Plötzlich Licht! Max erschrickt. Eine Straßenlampe, die vorher ausgeschaltet oder defekt war, funktioniert wieder und beleuchtet den Jeep, als wären sie ertappt! Er läuft zum Fahrzeug, der Motor brummt, Max steigt ein, Frank fährt ohne ein Wort sofort ab. Er hat einen Pharus-Plan aus dem Jahr 1954 gefunden. West-Berlin ist nicht drauf, aber der Ostteil – farbiger als die Wirklichkeit.

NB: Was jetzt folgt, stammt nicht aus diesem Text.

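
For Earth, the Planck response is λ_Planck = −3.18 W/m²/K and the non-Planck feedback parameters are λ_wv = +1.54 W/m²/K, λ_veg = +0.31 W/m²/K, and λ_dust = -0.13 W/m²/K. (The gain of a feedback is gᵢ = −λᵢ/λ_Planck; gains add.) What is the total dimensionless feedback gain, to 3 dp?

Convert to gains: g_wv = 1.54/3.18 = 0.4843; g_veg = 0.31/3.18 = 0.09748; g_dust = -0.13/3.18 = -0.04088.
Total gain g = 0.5409.

0.541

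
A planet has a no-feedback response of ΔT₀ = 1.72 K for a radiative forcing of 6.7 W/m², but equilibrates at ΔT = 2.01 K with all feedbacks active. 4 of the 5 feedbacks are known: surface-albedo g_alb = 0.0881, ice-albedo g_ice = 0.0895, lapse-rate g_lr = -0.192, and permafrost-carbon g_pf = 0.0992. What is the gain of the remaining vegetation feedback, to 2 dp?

Amplification A = ΔT/ΔT₀ = 2.01/1.72 = 1.169.
Total gain g = 1 − 1/A = 1 − 1/1.169 = 0.1446.
Known gains sum to 0.0881 + 0.0895 − 0.192 + 0.0992 = 0.0848.
g_veg = 0.1446 − 0.0848 = 0.06.

0.06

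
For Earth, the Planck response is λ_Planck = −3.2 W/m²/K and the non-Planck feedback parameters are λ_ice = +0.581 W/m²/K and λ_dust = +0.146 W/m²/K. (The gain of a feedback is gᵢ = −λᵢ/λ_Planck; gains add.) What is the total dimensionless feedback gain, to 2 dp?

Convert to gains: g_ice = 0.581/3.2 = 0.1816; g_dust = 0.146/3.2 = 0.04562.
Total gain g = 0.22722.

0.23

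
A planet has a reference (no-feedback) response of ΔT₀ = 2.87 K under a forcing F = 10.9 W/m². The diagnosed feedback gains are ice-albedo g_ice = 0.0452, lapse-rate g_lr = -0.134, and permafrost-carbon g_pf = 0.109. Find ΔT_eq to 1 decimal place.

2.9 K

Total gain g = 0.0452 − 0.134 + 0.109 = 0.0202.
Amplification A = 1/(1 − 0.0202) = 1.021.
ΔT = 2.87 × 1.021 = 2.9 K.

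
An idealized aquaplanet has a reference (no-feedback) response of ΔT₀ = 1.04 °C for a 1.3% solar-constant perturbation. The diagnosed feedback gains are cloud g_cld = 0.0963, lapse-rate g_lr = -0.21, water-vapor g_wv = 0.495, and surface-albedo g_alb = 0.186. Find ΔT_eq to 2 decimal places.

Total gain g = 0.0963 − 0.21 + 0.495 + 0.186 = 0.5673.
Amplification A = 1/(1 − 0.5673) = 2.311.
ΔT = 1.04 × 2.311 = 2.40 °C.

2.40 °C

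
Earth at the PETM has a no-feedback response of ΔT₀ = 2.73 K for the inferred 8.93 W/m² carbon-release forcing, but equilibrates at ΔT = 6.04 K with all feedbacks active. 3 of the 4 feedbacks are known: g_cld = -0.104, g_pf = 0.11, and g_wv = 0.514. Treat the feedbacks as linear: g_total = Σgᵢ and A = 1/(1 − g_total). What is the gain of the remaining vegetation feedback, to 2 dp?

Amplification A = ΔT/ΔT₀ = 6.04/2.73 = 2.212.
Total gain g = 1 − 1/A = 1 − 1/2.212 = 0.5479.
Known gains sum to -0.104 + 0.11 + 0.514 = 0.52.
g_veg = 0.5479 − 0.52 = 0.03.

0.03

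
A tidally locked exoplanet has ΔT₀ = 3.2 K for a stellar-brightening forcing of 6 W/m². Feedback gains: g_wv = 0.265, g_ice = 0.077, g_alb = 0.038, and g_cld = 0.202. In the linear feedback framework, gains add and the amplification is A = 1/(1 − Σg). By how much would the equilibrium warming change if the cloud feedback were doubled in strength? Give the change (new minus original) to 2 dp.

Original: g = 0.582, ΔT = 3.2/(1−0.582) = 7.6555 K.
With doubled cloud: g' = 0.784, ΔT' = 3.2/(1−0.784) = 14.8148 K.
Change = 14.8148 − 7.6555 = 7.16 K.

7.16 K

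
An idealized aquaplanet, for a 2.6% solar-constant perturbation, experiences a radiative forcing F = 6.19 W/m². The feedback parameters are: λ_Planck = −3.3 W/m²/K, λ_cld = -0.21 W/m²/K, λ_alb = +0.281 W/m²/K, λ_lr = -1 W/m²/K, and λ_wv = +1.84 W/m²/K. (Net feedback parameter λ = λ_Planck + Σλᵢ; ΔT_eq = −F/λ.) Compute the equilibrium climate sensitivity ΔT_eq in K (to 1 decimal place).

Net feedback parameter λ = (−3.3) + (-0.21) + (+0.281) + (-1) + (+1.84) = -2.389 W/m²/K.
ΔT = −F/λ = −6.19/(-2.389) = 2.6 K.

2.6 K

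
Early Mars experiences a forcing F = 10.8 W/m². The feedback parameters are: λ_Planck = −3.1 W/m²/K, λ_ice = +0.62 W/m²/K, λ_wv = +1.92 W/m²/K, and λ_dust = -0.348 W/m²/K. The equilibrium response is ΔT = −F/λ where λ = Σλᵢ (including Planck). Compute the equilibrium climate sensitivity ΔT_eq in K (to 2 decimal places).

Net feedback parameter λ = (−3.1) + (+0.62) + (+1.92) + (-0.348) = -0.908 W/m²/K.
ΔT = −F/λ = −10.8/(-0.908) = 11.89 K.

11.89 K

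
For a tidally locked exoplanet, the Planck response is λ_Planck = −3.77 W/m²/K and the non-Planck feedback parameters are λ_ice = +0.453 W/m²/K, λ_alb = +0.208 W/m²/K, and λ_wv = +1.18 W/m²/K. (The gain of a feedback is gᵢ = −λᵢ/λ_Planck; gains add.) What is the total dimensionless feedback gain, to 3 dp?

Convert to gains: g_ice = 0.453/3.77 = 0.1202; g_alb = 0.208/3.77 = 0.05517; g_wv = 1.18/3.77 = 0.313.
Total gain g = 0.48837.

0.488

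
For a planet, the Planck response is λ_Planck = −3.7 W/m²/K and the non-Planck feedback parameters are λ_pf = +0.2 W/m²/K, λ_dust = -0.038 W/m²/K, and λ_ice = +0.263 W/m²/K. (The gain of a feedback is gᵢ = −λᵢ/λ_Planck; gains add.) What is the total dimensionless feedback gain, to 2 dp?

0.11

Convert to gains: g_pf = 0.2/3.7 = 0.05405; g_dust = -0.038/3.7 = -0.01027; g_ice = 0.263/3.7 = 0.07108.
Total gain g = 0.11486.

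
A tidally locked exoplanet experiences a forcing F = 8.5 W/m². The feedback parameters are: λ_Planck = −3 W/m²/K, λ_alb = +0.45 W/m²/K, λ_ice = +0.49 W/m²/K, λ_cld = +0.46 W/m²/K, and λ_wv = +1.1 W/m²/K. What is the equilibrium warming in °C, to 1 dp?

Net feedback parameter λ = (−3) + (+0.45) + (+0.49) + (+0.46) + (+1.1) = -0.5 W/m²/K.
ΔT = −F/λ = −8.5/(-0.5) = 17.0 °C.

17.0 °C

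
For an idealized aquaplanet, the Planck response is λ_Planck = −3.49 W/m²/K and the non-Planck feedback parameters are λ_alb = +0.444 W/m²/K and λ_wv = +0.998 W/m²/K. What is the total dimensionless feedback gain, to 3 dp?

0.413

Convert to gains: g_alb = 0.444/3.49 = 0.1272; g_wv = 0.998/3.49 = 0.286.
Total gain g = 0.4132.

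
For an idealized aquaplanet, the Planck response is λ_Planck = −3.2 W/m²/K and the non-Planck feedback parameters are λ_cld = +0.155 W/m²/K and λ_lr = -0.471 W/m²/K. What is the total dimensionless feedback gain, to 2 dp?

-0.10

Convert to gains: g_cld = 0.155/3.2 = 0.04844; g_lr = -0.471/3.2 = -0.1472.
Total gain g = -0.09876.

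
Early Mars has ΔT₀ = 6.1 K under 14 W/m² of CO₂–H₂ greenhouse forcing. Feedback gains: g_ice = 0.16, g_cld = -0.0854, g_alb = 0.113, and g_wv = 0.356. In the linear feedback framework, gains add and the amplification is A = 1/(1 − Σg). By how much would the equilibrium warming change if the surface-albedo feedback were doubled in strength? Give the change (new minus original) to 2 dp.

Original: g = 0.5436, ΔT = 6.1/(1−0.5436) = 13.3655 K.
With doubled surface-albedo: g' = 0.6566, ΔT' = 6.1/(1−0.6566) = 17.7635 K.
Change = 17.7635 − 13.3655 = 4.40 K.

4.40 K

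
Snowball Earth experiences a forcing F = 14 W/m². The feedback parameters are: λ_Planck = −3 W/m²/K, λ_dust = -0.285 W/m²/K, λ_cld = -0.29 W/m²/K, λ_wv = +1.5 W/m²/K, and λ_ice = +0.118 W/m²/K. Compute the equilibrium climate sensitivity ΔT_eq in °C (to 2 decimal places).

7.15 °C

Net feedback parameter λ = (−3) + (-0.285) + (-0.29) + (+1.5) + (+0.118) = -1.957 W/m²/K.
ΔT = −F/λ = −14/(-1.957) = 7.15 °C.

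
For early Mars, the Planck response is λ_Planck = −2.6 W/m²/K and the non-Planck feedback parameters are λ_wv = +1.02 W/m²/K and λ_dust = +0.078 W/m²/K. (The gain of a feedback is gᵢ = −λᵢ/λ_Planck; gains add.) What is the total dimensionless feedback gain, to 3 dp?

Convert to gains: g_wv = 1.02/2.6 = 0.3923; g_dust = 0.078/2.6 = 0.03.
Total gain g = 0.4223.

0.422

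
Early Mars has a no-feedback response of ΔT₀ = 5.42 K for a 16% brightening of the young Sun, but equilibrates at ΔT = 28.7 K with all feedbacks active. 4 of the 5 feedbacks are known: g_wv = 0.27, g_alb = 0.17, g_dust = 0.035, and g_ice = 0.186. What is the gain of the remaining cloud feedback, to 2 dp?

0.15

Amplification A = ΔT/ΔT₀ = 28.7/5.42 = 5.295.
Total gain g = 1 − 1/A = 1 − 1/5.295 = 0.8111.
Known gains sum to 0.27 + 0.17 + 0.035 + 0.186 = 0.661.
g_cld = 0.8111 − 0.661 = 0.15.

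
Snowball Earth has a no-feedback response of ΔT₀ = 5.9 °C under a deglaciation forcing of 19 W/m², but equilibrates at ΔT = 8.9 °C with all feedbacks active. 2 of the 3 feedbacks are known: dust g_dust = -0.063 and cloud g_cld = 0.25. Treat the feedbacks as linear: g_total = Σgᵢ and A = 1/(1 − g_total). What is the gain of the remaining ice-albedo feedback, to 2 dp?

Amplification A = ΔT/ΔT₀ = 8.9/5.9 = 1.508.
Total gain g = 1 − 1/A = 1 − 1/1.508 = 0.3369.
Known gains sum to -0.063 + 0.25 = 0.187.
g_ice = 0.3369 − 0.187 = 0.15.

0.15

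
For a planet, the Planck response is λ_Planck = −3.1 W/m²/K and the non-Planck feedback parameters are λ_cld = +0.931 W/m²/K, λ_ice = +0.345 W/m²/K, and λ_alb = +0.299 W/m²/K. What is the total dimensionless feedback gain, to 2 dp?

Convert to gains: g_cld = 0.931/3.1 = 0.3003; g_ice = 0.345/3.1 = 0.1113; g_alb = 0.299/3.1 = 0.09645.
Total gain g = 0.50805.

0.51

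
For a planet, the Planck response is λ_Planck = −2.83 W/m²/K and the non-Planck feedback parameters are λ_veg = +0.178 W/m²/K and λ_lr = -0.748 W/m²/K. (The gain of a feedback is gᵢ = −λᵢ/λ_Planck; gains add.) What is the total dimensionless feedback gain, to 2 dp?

Convert to gains: g_veg = 0.178/2.83 = 0.0629; g_lr = -0.748/2.83 = -0.2643.
Total gain g = -0.2014.

-0.20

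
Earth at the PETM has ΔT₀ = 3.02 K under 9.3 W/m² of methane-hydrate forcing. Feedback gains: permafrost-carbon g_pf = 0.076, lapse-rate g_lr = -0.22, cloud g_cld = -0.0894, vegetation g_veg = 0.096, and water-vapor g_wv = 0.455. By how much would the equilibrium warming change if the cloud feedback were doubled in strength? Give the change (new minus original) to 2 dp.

-0.51 K

Original: g = 0.3176, ΔT = 3.02/(1−0.3176) = 4.4256 K.
With doubled cloud: g' = 0.2282, ΔT' = 3.02/(1−0.2282) = 3.9129 K.
Change = 3.9129 − 4.4256 = -0.51 K.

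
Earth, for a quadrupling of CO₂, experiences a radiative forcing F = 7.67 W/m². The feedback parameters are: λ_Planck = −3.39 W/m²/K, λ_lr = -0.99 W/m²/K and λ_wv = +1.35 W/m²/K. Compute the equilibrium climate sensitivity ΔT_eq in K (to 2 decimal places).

2.53 K

Net feedback parameter λ = (−3.39) + (-0.99) + (+1.35) = -3.03 W/m²/K.
ΔT = −F/λ = −7.67/(-3.03) = 2.53 K.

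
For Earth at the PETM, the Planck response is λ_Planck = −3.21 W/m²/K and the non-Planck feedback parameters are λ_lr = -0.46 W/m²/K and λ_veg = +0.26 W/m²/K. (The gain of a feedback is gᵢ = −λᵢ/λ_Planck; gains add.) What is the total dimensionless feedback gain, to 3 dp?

-0.062

Convert to gains: g_lr = -0.46/3.21 = -0.1433; g_veg = 0.26/3.21 = 0.081.
Total gain g = -0.0623.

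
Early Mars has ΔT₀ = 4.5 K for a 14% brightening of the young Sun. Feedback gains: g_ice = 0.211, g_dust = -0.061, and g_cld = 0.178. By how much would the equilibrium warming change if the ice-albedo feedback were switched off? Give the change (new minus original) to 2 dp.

-1.60 K

Original: g = 0.328, ΔT = 4.5/(1−0.328) = 6.6964 K.
Without ice-albedo: g' = 0.117, ΔT' = 4.5/(1−0.117) = 5.0963 K.
Change = 5.0963 − 6.6964 = -1.60 K.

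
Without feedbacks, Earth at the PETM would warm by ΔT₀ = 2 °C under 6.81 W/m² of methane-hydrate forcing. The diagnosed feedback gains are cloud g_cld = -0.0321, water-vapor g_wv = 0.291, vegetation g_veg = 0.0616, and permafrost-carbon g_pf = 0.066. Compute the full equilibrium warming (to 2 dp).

3.26 °C

Total gain g = -0.0321 + 0.291 + 0.0616 + 0.066 = 0.3865.
Amplification A = 1/(1 − 0.3865) = 1.63.
ΔT = 2 × 1.63 = 3.26 °C.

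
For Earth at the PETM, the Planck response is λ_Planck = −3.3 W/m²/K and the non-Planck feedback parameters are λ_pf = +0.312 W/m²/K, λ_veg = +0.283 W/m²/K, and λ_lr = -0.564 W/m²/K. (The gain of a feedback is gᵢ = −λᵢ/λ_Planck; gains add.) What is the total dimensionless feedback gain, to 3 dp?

0.009

Convert to gains: g_pf = 0.312/3.3 = 0.09455; g_veg = 0.283/3.3 = 0.08576; g_lr = -0.564/3.3 = -0.1709.
Total gain g = 0.00941.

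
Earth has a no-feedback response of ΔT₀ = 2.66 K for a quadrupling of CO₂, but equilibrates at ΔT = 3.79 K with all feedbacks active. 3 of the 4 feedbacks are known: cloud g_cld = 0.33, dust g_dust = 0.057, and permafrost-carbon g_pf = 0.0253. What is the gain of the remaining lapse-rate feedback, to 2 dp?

-0.11

Amplification A = ΔT/ΔT₀ = 3.79/2.66 = 1.425.
Total gain g = 1 − 1/A = 1 − 1/1.425 = 0.2982.
Known gains sum to 0.33 + 0.057 + 0.0253 = 0.4123.
g_lr = 0.2982 − 0.4123 = -0.11.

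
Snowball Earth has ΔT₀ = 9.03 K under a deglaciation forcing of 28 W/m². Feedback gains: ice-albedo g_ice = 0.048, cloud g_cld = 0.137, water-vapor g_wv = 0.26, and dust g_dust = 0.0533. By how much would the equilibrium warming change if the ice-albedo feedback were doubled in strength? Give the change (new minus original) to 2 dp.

1.90 K

Original: g = 0.4983, ΔT = 9.03/(1−0.4983) = 17.9988 K.
With doubled ice-albedo: g' = 0.5463, ΔT' = 9.03/(1−0.5463) = 19.9030 K.
Change = 19.9030 − 17.9988 = 1.90 K.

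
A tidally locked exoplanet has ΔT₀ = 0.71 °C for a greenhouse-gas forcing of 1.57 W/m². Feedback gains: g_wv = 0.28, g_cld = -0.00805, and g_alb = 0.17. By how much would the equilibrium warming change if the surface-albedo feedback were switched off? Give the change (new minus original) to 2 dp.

Original: g = 0.44195, ΔT = 0.71/(1−0.44195) = 1.2723 °C.
Without surface-albedo: g' = 0.27195, ΔT' = 0.71/(1−0.27195) = 0.9752 °C.
Change = 0.9752 − 1.2723 = -0.30 °C.

-0.30 °C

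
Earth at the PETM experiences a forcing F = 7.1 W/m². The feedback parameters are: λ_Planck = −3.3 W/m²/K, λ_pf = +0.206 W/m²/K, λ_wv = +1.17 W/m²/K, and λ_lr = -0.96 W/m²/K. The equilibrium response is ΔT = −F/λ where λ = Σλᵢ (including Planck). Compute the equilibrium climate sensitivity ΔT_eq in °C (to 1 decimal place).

Net feedback parameter λ = (−3.3) + (+0.206) + (+1.17) + (-0.96) = -2.884 W/m²/K.
ΔT = −F/λ = −7.1/(-2.884) = 2.5 °C.

2.5 °C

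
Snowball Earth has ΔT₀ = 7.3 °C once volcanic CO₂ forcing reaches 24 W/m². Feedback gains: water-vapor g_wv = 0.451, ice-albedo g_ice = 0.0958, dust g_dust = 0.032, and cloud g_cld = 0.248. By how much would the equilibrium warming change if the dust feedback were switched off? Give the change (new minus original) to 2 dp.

Original: g = 0.8268, ΔT = 7.3/(1−0.8268) = 42.1478 °C.
Without dust: g' = 0.7948, ΔT' = 7.3/(1−0.7948) = 35.5750 °C.
Change = 35.5750 − 42.1478 = -6.57 °C.

-6.57 °C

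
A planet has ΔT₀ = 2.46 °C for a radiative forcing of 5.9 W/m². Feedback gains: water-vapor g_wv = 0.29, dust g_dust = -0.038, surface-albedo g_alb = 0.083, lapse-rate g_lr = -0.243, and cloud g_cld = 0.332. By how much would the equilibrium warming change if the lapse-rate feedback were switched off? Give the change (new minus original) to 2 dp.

3.12 °C

Original: g = 0.424, ΔT = 2.46/(1−0.424) = 4.2708 °C.
Without lapse-rate: g' = 0.667, ΔT' = 2.46/(1−0.667) = 7.3874 °C.
Change = 7.3874 − 4.2708 = 3.12 °C.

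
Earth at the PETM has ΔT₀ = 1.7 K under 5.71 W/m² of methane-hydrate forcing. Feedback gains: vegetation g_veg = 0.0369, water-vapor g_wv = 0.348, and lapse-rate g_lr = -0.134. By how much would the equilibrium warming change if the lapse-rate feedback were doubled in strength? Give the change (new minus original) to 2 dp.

Original: g = 0.2509, ΔT = 1.7/(1−0.2509) = 2.2694 K.
With doubled lapse-rate: g' = 0.1169, ΔT' = 1.7/(1−0.1169) = 1.9250 K.
Change = 1.9250 − 2.2694 = -0.34 K.

-0.34 K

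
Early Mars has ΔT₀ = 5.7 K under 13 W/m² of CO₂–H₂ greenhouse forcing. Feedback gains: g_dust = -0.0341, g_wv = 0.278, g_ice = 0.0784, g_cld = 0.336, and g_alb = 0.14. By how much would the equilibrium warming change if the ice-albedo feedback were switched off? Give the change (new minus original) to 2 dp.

-7.91 K

Original: g = 0.7983, ΔT = 5.7/(1−0.7983) = 28.2598 K.
Without ice-albedo: g' = 0.7199, ΔT' = 5.7/(1−0.7199) = 20.3499 K.
Change = 20.3499 − 28.2598 = -7.91 K.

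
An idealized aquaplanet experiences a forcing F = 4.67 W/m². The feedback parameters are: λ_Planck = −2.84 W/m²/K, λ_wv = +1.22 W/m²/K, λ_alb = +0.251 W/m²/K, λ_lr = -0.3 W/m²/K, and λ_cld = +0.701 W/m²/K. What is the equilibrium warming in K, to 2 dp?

Net feedback parameter λ = (−2.84) + (+1.22) + (+0.251) + (-0.3) + (+0.701) = -0.968 W/m²/K.
ΔT = −F/λ = −4.67/(-0.968) = 4.82 K.

4.82 K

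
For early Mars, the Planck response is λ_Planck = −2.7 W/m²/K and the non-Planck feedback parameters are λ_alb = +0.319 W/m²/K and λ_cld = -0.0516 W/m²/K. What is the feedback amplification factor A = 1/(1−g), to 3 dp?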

„Wenn sie nicht da ist …“, sagt Max wie für sich, „wir können doch nicht einfach bei den Nachbarn klingeln. Guten Tag, amerikanische Militärpolizei, wo ist denn Julia Lamprecht? – Ach, und von der Stasi sind Sie nicht? – Nein, vom Gegenteil. – Was wollen Sie denn von der? – Schwer zu erklären. – Warten Sie, ich frage meinen Mann, der ist General der Sowjetarmee, der geht manchmal zu ihr, weiß auch nicht warum …“
Burgstraße, Oranienburger, Tucholsky. „Dort ist es“, sagt Max. „Fahr langsam, ich ziehe meinen Mantel an.“ – An der Ecke zur Linienstraße steigt Max aus, hat seinen privaten Wintermantel über die Uniform gezogen, lässt den Helm im Jeep. Frank fährt alleine weiter. „Zwanzig Minuten“, sagt er. Max geht schnellen Schrittes die Kleine Hamburger zur Nummer 4. Niemand ist hier, die alten, dreistöckigen Häuser sind kaum beleuchtet und dort, wo ein wenig Licht hinfällt, ragen zwei Stahlträger aus der Wand heraus, weil hier früher mal ein Balkon gewesen ist. Max greift in seine Hosentasche, er hat einen weißen Kamm dabei. Julia hat ihn ihrem Lutz zum vierundzwanzigsten Geburtstag geschenkt. Die Haustür ist nicht abgeschlossen, es riecht nach Ofenasche und nassem Kalk. Max findet einen Lichtschalter, zieht ihn runter, das Licht geht an, aber gleich wieder aus. Beim zweiten Versuch bleibt es dunkel. Er tastet sich zur Treppe. Erster Stock, zweiter. Hier soll sie wohnen. Links? rechts? Welche Tür?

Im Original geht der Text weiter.